Llamó a unos cuantos bancos más y al final hubo suerte. Handelsbanken, Götgatan, cerca de Slussen. ¡Bingo! Cogió el bloc de notas y la llave de la caja de seguridad; con eso le bastaba. La madre de Benny Lundberg, como era de esperar, se hallaba justo detrás de la puerta cuando Kerstin, sin previo aviso, la abrió de golpe. Estaba limpiando una mancha en el marco.

– ¿Me podría dejar una fotografía reciente de Benny? -preguntó Kerstin Holm con sequedad.

Tras pasar un rato yendo de un lado para otro, la madre dio al final con una en la que aparecía toda la familia. Benny salía en el centro rodeando con los brazos a sus padres, que a su lado parecían muy pequeños. Mostraba una sonrisa amplia, aunque algo artificial. No es que fuera una foto idónea, pero tendría que apañarse con ella.

Cuando abandonó la casa, dejándoles a solas con su distorsionado sufrimiento -¿y qué sufrimiento no lo es?-, el padre seguía sentado en el sofá, petrificado.
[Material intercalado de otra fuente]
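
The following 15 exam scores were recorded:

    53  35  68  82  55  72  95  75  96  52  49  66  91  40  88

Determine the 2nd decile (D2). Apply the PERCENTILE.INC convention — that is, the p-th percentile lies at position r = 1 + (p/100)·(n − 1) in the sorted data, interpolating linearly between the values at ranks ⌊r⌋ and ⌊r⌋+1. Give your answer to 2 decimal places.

Sorted: 35, 40, 49, 52, 53, 55, 66, 68, 72, 75, 82, 88, 91, 95, 96.
n = 15.
r = 1 + (20/100)·(15 − 1) = 1 + 2.8 = 3.8.
Rank 3 is 49 and rank 4 is 52.
Interpolate: 49 + 0.8·(52 − 49) = 49 + 0.8·3 = 51.4.

51.40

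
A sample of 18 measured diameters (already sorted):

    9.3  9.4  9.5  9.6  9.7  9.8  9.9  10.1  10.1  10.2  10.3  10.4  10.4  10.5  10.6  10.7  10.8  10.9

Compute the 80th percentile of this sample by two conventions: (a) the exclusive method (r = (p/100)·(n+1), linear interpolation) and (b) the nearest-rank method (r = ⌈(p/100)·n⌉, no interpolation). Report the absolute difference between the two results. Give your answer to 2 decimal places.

n = 18.
(a) r = 15.2; between ranks 15 (10.6) and 16 (10.7): 10.62.
(b) the nearest-rank method: rank 15 → 10.6.
|10.62 − 10.6| = 0.02.

0.02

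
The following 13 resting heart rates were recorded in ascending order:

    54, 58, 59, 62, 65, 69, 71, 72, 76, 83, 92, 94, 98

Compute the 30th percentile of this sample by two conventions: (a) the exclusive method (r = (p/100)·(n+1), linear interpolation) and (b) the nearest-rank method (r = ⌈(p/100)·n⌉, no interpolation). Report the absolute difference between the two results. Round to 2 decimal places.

n = 13.
(a) r = 4.2; between ranks 4 (62) and 5 (65): 62.6.
(b) the nearest-rank method: rank 4 → 62.
|62.6 − 62| = 0.6.

0.60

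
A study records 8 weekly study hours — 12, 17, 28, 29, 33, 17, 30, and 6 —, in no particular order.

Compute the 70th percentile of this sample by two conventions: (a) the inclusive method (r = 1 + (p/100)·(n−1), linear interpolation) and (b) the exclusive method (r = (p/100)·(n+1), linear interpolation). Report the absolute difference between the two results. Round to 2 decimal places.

0.40

Sorted: 6, 12, 17, 17, 28, 29, 30, 33.
n = 8.
(a) r = 5.9; between ranks 5 (28) and 6 (29): 28.9.
(b) r = 6.3; between ranks 6 (29) and 7 (30): 29.3.
|28.9 − 29.3| = 0.4.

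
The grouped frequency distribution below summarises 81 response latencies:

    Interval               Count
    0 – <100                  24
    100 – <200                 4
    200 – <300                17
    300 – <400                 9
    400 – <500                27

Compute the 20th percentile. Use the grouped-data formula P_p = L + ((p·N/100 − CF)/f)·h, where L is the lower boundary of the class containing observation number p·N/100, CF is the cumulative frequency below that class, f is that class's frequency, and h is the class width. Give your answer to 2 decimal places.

67.50

N = 81; target position k = 20/100 · 81 = 16.2.
Cumulative frequencies: 24, 28, 45, 54, 81.
Observation 16.2 falls in the class 0 – <100.
L = 0, CF = 0, f = 24, h = 100.
P20 = 0 + ((16.2 − 0)/24)·100 = 0 + 67.5 = 67.5.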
Kerstin Holm cogió el metro hasta Slussen. Llegó enseguida. Le costó lo suyo remontar la cuesta de Peter Mynde bajo la torrencial lluvia; luego enfiló Götgatan, continuó subiendo unos metros más para pasar los cajeros automáticos y entró en Handelsbanken. Era la hora de máxima afluencia de clientes. Se fue directa al mostrador, colándose -lo que derivó en sonoras protestas procedentes de las numerosas personas que esperaban su turno-, y mostró la placa.